Fucking terrible,” I cursed–my first time in front of him–between breaths “people were on the wrong side of the boat…I messed up the throw…I went over time…it was…really hard.”

“Yep, always is,” he said, looking me straight in the face “Good job.”  And then he shook my hand.

 

We didn’t see Kenny much after training.  I started guiding with Wildwater and began running recreationally with Neils and Adam.  We joked about our militant class and Kenny became something of a myth for us; one of the original river guides, somewhere out beyond the bed, maneuvering through rivers, revealing himself only when he chose to.  We’d hear stories that he’d been on the river one day, but we’d missed him, or we’d hear that he would be showing up for a certain weekend and we’d never see him.  We’d shout a throaty “Hey, river guide!” when playfully greeting each other.  But we continued to run the river the way he taught us, and still do.  Keeping him in mind was a reminder of how little we knew and how quickly things could go wrong.  We may not have seen him much, but there was a comfort in knowing that he was out there like a protective force, though the protection he gave was really the training he instilled in us.

Kenny passed away on Wednesday February 27, 2013.  I’d received a message that he’d had a stroke that paralyzed half of his body on Saturday and was in intensive care.  We’d all hoped for a recovery, but at 3am Wednesday morning he moved on.

It’s a strange thing to miss someone you never really knew that well but respected so much.  The slim chance of seeing him on the river was like seeing a mountain lion in the wild; you know they’re around and you’re a little bit afraid of them–but the possibility of bumping into a legend like that is pretty thrilling.

Last year when the other rivers had died I drove to Naches, WA with Neils to learn to guide the Tietan.  Naches was home to one of three major wildfires in the state at the time, and we cruised the swift-moving water under plumes of smoke and helicopters hauling enormous vats of water to douse cliff faces.  As we walked up to our cars for water after a run, Lance, another boater, called to us “hey, Kenny’s here!”  We hadn’t seen him in over a year, and when I came down the hillside I broke into a wide grin and walked up to my teacher.  “Hello, sir!” I said, reaching out and shaking his hand “it’s great to see you!”

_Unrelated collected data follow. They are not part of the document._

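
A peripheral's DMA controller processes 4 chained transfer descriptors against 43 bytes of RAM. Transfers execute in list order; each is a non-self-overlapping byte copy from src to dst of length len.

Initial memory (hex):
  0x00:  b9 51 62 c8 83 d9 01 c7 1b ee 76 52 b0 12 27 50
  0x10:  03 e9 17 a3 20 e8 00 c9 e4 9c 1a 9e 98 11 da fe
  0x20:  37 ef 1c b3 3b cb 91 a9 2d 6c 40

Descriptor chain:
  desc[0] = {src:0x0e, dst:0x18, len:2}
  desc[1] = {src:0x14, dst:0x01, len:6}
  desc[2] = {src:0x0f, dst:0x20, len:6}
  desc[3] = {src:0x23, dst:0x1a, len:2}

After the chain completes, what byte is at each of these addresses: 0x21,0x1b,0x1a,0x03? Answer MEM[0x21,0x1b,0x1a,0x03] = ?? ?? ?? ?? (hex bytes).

D0: mem[0x18..0x19] <- [27 50]
D1: mem[0x01..0x06] <- [20 e8 00 c9 27 50]
D2: mem[0x20..0x25] <- [50 03 e9 17 a3 20]
D3: mem[0x1a..0x1b] <- [17 a3]
query mem[0x21]=0x03, mem[0x1b]=0xa3, mem[0x1a]=0x17, mem[0x03]=0x00

MEM[0x21,0x1b,0x1a,0x03] = 03 a3 17 00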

“Good to see you too,” he replied “it’s great to see you out here!”  And he gave smile to Neils and me.  We talked river for a while and then we had to get back to work, but I felt, in the smallest part of me, that he was a little bit proud of us.  That maybe through his rigorous training and take-no-bullshit attitude he’d crafted from two guys a pair of river guides who were competent enough to run a river the way he’d taught us.  At least that’s what I’d like to think, and that’s what keeps me running safe–the feeling that he’s still out there on the river, watching, warning.   And that for as long as I guide, on any river, I will always be working for his approval.